Dewey Defeats Truman – again!

The US Presidential race in 1948 was apparently decided when the Chicago Tribune decided to publish their now infamous headline “Dewey Defeats Truman” (Wikipedia link). As it happened, Truman had defeated Dewey in an upset victory. The rather embarrassing mistake was a combination of an early press deadline, early polls and depending upon someone who had been reliable in their predictions previously. What was worse was that the early editions had predicted a significant reversed result, with a sweeping victory for Dewey. Even as other results came in indicating that this wasn’t so, the paper stuck to the headline, while watering down the story.

Ultimately, roughly 150,000 papers were printed that were, effectively, utter and total nonsense.

Because he’s a President, I doubt that Truman actually used the phrase “neener, neener”. (Associated Press, photo by Byron Rollins, via Wikipedia)

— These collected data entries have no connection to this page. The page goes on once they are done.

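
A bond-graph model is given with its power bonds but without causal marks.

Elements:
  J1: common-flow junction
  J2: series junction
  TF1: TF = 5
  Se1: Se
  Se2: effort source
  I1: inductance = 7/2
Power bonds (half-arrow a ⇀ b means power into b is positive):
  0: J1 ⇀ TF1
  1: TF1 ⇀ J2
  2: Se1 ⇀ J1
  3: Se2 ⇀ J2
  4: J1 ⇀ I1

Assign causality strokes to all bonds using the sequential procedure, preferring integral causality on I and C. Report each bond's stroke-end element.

#0 →J1
#1 →TF1
#2 →J1
#3 →J2
#4 →I1

#2 |J1  (Se1 (Se) sets effort on bond)
#3 |J2  (Se2 fixes effort; stroke away)
#1 |TF1  (only one flow-in slot at J2)
#0 |J1  (TF TF1: opposite of bond 1)
#4 |I1  (closing 1-jn rule on J1)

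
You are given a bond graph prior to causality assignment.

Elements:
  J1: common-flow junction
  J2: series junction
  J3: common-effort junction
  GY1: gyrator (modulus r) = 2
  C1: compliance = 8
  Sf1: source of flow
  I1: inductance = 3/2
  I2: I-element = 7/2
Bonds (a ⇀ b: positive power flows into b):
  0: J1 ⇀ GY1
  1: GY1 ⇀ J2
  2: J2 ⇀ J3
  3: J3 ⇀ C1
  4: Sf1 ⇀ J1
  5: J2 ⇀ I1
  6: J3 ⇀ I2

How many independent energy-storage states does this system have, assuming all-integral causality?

b4 stroke at Sf1  (Sf1 (Sf) sets flow on bond)
b0 stroke at J1  (common-f at J1 fixed by 4)
b1 stroke at J2  (GY GY1: same side as bond 0)
b3 stroke at J3  (prefer integral on C1)
b2 stroke at J2  (J3: bond 3 brought effort, rest push out)
b6 stroke at I2  (common-e at J3 fixed by 3)
b5 stroke at I1  (J2 needs exactly one f-in)

3  (C1, I1, I2 all integral)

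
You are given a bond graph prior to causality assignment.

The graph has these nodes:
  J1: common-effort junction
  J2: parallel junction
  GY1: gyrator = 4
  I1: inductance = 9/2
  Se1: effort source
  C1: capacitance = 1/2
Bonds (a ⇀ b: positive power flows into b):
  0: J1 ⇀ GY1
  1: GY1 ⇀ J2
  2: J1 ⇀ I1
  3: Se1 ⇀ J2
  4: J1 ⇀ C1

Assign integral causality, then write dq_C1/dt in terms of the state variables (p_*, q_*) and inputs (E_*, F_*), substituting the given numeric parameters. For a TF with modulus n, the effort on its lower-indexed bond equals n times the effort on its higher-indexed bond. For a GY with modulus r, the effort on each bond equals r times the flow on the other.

bond 3 →J2  (source Se1 imposes e)
bond 1 →GY1  (common-e at J2 fixed by 3)
bond 0 →GY1  (GY1 both-in/both-out from 1)
bond 2 →I1  (I1 integral (f out))
bond 4 →J1  (J1: last free bond brings effort in)

dq_C1/dt = -E_Se1/4 - 2*p_I1/9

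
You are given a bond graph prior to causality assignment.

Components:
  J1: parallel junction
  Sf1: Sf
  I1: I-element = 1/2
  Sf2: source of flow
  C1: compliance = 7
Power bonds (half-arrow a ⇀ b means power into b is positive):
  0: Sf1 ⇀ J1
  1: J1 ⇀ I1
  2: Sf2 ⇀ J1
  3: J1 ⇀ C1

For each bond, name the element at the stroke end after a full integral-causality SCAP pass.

#0 |Sf1
#1 |I1
#2 |Sf2
#3 |J1

b0 stroke→Sf1  (source Sf1 imposes f)
b2 stroke→Sf2  (source Sf2 imposes f)
b1 stroke→I1  (I1 outputs flow p/I1)
b3 stroke→J1  (closing 0-jn rule on J1)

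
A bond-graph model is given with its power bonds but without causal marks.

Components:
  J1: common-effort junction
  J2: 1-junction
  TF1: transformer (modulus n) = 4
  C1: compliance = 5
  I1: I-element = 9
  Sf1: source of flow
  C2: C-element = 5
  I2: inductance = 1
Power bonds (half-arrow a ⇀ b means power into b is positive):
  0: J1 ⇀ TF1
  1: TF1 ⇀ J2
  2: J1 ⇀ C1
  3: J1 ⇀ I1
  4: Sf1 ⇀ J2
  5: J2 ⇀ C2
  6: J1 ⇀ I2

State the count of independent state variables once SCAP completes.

4  (C1, C2, I1, I2 all integral)

bond 4 |Sf1  (source Sf1 imposes f)
bond 1 |J2  (J2 flow already set via bond 4)
bond 5 |J2  (J2 flow already set via bond 4)
bond 0 |TF1  (through TF1, causality passes straight; one stroke at TF1)
bond 2 |J1  (C1: C, integral causality)
bond 3 |I1  (common-e at J1 fixed by 2)
bond 6 |I2  (J1: bond 2 brought effort, rest push out)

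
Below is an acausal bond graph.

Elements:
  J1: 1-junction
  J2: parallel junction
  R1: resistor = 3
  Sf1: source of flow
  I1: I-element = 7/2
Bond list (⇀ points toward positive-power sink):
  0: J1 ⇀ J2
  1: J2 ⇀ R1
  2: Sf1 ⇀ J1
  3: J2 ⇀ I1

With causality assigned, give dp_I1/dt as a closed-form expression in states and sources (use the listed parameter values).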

This is a famous story in media reporting and, in many ways, it gives us a pretty simple lesson: Don’t Run The Story Until You Have the Facts. Which brings me to the reporting on the US Supreme Court regarding the constitutionality of the controversial health care bill.

Students have to understand how knowledge is constructed, if they are to assist in their own development, and the construction of what is accepted to be fact is strongly influenced by the media, both traditional and new. We’ve moved to a highly dynamic form of media that can have a direct influence on events as they unfold. Forty years ago, you’d read about an earthquake that killed hundreds. Today, dynamic reporting of earthquakes on social media save lives because people can actually get out of the way or get help to people faster.

I’m a great fan of watching new media reporting, because the way that it is reported is so fluid and dynamic. An earthquake happens somewhere and the twitter reporting of it shows up as a corresponding twitter quake. People then react and spread the news, editing starts to happen and, boom, you have an emergent news feed built by hundreds of thousands of people. However, traditional media, which has a higher level of information access and paid staff to support, does not necessarily work the same way. Trad media builds stories on facts, produces them, has time to edit, commits them to press or air and has a well-paid set of information providers and presenters to make it all happen. (Yes, I know there are degrees in here and there are ‘Indy’ trad media groups, but I think you get my point.)

It was very interesting, therefore, to see a number of trad news sources get the decision on the health care bill completely and utterly wrong. When the court’s decision was being read out, an event that I watched through many eyes as I was monitoring feed and reaction to feed, CNN threw up a headline, before the decision had been announced saying that the bill had been defeated.

And FOX news reported the same thing.

Only one problem. It wasn’t true.

As this fact became apparent, first of all, the main stories changed, then the feeds published from the main stories changed and then, because nobody had printed a paper yet, some of the more egregious errors disappeared from web sites and feeds – never to be seen again.

Oh wait, the Internet is Forever, so those ‘disappeared’ feeds had already been copied, pictured and cached.

Now, because of the way that the presenting Justice was actually speaking, you could be forgiven for thinking that he was about to say that the bill had been defeated. Except for the fact that there were no actual print deadlines in play here – what tripped up CNN and FOX appears to have been their desire to report a certain type of story first. In the case of FOX, had the bill been defeated, it’s not hard to imagine them actually ringing up President Obama to say “neener, neener”. (FOX news is not the President, so is not held to the same standards of decorum.)

The final comment on this story, and which should tell you volumes about traditional news gathering mechanisms in the 21st century, is that there was an error in a twitter/blog feed reporting on the decision which made an erroneous claim about the tax liability of citizens who wished to opt out of the program. So, just to be clear, we’re talking about a non-fact-checked social media side feed and there’s a mistake in it. Which then a very large number of traditional news sources presented as fact, because it appears that a large amount of their expensive resource gathering and fact checking amounts to “Get Brad and Janet to check out what’s happening on Twitter”. They they all had to fix and edit (AGAIN) once they discovered that they had effectively reported an error made by someone sitting in the room, typing onto a social media feed, as if it had gone through any kind of informational hygiene process.

Here are my final thoughts. As an experiment, for about a week, read Fark, Metafilter and The Register. Then see how many days it is before the same stories show up on your television, radio and print news. See how much change the stories have gone through, if any. Then look for stories that go the other way around. You may find it interesting when you work out which sources you trust as authorities, especially those that appear more trustworthy because they are traditional.

(Note: Apologies for the delay in posting. As part of my new work routine, I rearranged some time and I realised that posting 6 hours late wouldn’t hurt anyone.)